As a survivor of narcissistic abuse, I sometimes feel destroyed by a negative comment. How do you tell the difference between healthy and unhealthy criticism?
Mark Maginn, Psychotherapist, poet, memoirist, blogger, (2012-present)
Answered just now
I’m pleased you reached out here, Trish.
I think being able to tell the difference between healthy and unhealthy criticism difficult under normal circumstances. But for you, now, after a period of abuse, the distinction between the 2 was probably erased for you by the person responsible for harming you.

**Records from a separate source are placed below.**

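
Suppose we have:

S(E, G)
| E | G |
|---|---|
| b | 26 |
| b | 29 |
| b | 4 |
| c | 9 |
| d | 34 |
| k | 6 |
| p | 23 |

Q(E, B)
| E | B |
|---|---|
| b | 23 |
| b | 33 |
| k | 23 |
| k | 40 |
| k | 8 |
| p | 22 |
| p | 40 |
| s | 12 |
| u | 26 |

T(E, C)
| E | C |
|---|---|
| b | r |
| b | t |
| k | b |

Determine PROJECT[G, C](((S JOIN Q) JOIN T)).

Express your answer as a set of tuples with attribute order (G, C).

Joining S and Q on E yields {(b, 26, 23), (b, 26, 33), (b, 29, 23), (b, 29, 33), (b, 4, 23), (b, 4, 33), (k, 6, 23), (k, 6, 40), (k, 6, 8), (p, 23, 22), (p, 23, 40)}.
Joining (S JOIN Q) and T on E yields {(b, 26, 23, r), (b, 26, 23, t), (b, 26, 33, r), (b, 26, 33, t), (b, 29, 23, r), (b, 29, 23, t), (b, 29, 33, r), (b, 29, 33, t), (b, 4, 23, r), (b, 4, 23, t), (b, 4, 33, r), (b, 4, 33, t), (k, 6, 23, b), (k, 6, 40, b), (k, 6, 8, b)}.
π[G, C]: project onto (G, C) (8 duplicate(s) eliminated) → {(26, r), (26, t), (29, r), (29, t), (4, r), (4, t), (6, b)}

{(26, r), (26, t), (29, r), (29, t), (4, r), (4, t), (6, b)}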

Though I’m not sure what you mean by “narcissistic abuse,” I can guess, and on that flimsy platform of an informed( I have treated many people with varying degrees of damage to their normal narcissism) guess
Any time any one is abused, their orientation to reality has been damaged and that damage by the perpetrator was inflicted for all manner of horrible motivations but chief among them, & mostly unconscious to the abuser, is the sadistic desire to drive the victim mad. The abuser wants to “fuck” with the victim’s sense and hold on reality. He wants to drive the victim into the veryyyy madness that captured the perpetrator long ago.

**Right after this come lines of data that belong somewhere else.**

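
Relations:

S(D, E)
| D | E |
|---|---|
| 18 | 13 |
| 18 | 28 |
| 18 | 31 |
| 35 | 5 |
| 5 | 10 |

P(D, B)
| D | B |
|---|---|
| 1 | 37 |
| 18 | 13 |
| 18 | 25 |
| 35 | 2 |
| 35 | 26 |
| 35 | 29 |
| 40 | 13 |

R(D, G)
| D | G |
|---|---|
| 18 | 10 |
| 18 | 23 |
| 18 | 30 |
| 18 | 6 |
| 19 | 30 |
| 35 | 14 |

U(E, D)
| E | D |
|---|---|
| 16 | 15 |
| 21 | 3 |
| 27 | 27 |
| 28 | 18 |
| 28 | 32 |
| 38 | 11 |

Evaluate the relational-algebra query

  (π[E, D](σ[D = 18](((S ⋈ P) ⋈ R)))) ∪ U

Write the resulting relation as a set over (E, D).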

This, Trish, is my way of laying the groundwork for writing to you about the possible lingering damage from the abuse. I suspect your abuser was, in part, unconsciously motivated to destroy that part of your healthy narcissism we know as well established self-esteem that allowed you to recognize harmful, deceitful criticism from healthy, and yes, helpful criticism.
That is the damage that comes with possible PTSD resulting from your abuse. It is the aftermath of the abuse that you will, with good help, need to work through. From that work you have regained your confidence and the firm self-regard that will protect you once again from those who wish to harm your self-esteem.